The world’s second largest stock exchange Nasdaq and U.S. investment firm VanEck have announced a partnership to jointly launch a set of “transparent, regulated and surveilled” digital assets products. VanEck’s director of digital asset strategy Gabor Gurbacs tweeted the news Nov. 27.
Gurbacs revealed the partnership at the Consensus:Invest crypto conference in New York City. The announcement echoes yesterday’s report from Bloomberg, citing “two people familiar with the matter,” that Nasdaq would be rolling out a Bitcoin (BTC) futures contract as early as Q1 ‘19.
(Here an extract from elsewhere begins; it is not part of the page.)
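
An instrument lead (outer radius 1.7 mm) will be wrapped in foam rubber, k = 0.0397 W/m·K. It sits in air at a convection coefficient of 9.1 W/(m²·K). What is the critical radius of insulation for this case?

r_cr ≈ 4.36 mm

For a cylinder r_cr = k/h = 0.0397/9.1
r_cr = 4.36 mm; since the bare radius (1.7 mm) is below r_cr, adding a thin layer of insulation will *increase* heat loss.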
Gurbacs indicated in his tweet that the new products would harness Nasdaq’s SMARTS Market Surveillance system, alongside VanEck’s MVIS digital asset pricing indices.
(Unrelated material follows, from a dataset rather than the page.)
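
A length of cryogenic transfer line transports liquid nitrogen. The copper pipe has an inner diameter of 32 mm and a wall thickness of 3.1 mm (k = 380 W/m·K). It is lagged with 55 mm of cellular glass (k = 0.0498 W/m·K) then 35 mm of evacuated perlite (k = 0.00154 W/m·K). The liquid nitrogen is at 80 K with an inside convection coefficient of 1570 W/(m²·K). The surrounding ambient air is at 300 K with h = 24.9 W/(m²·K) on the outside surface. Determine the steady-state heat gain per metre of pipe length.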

SMARTS is a cross-market, cross-asset, multi-venue surveillance tool that correlates real-time and historical data with detection patterns to trace illegal market activities such as spoofing and wash trading.
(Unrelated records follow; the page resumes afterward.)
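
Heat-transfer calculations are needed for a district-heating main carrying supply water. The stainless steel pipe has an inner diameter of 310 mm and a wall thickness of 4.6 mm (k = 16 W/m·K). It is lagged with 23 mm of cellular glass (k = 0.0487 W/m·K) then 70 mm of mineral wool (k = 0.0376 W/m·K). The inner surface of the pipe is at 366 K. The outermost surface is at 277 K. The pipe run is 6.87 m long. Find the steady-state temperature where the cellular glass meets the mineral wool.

Per-layer cylindrical resistances, series-summed:
R_stainless steel pipe wall = ln(159.6/155)/(2π×16×6.87) = 4.235×10^-5 K/W
R_cellular glass = ln(182.6/159.6)/(2π×0.0487×6.87) = 0.06404 K/W
R_mineral wool = ln(252.6/182.6)/(2π×0.0376×6.87) = 0.1999 K/W
R_total = 0.264 K/W
Q = ΔT/R_total = 89/0.264
Q = 337 W
T_interface = T_inner − Q·ΣR(inner→interface) = 366 − 337×0.06408

T ≈ 344 K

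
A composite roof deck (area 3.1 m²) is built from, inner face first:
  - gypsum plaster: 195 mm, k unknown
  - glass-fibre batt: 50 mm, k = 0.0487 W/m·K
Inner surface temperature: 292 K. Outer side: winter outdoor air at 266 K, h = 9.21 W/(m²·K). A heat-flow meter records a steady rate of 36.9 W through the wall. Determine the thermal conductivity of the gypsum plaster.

k ≈ 0.186 W/(m·K)

Thermal resistances in series:
R_glass-fibre batt = L/(kA) = 0.05/(0.0487×3.1) = 0.3312 K/W
R_outer film = 1/(h_o·A) = 1/(9.21×3.1) = 0.03503 K/W
Sum of known resistances R_other = 0.3662 K/W
Total R = ΔT/Q = 26/36.9 = 0.7046 K/W
R_gypsum plaster = R_total − R_other = 0.3384 K/W
k = L/(R·A) = 0.195/(0.3384×3.1)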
As of press time, it has not been confirmed whether the BTC futures contract will be cash-backed, or physically settled (i.e. with returns paid out in BTC rather than fiat currency).
As reported, VanEck is currently awaiting a final decision from securities regulators on its joint proposal for a physically-backed Bitcoin exchange-traded fund (ETF) together with blockchain software and financial services firm SolidX.
After a rejection by the U.S. Securities and Exchange Commission (SEC) in March 2017, the proposal was re-submitted for listing on CBOE’s BZX Equities Exchange this June. Its fate is still pending since the SEC postponed its decision this August.
While cash-settled Bitcoin futures contracts came to market as early as December 2017, the first physically-delivered Bitcoin futures are targeted for launch in January 2019 on Bakkt, the digital assets platform created by New York Stock Exchange (NYSE) operator, the Intercontinental Exchange (ICE).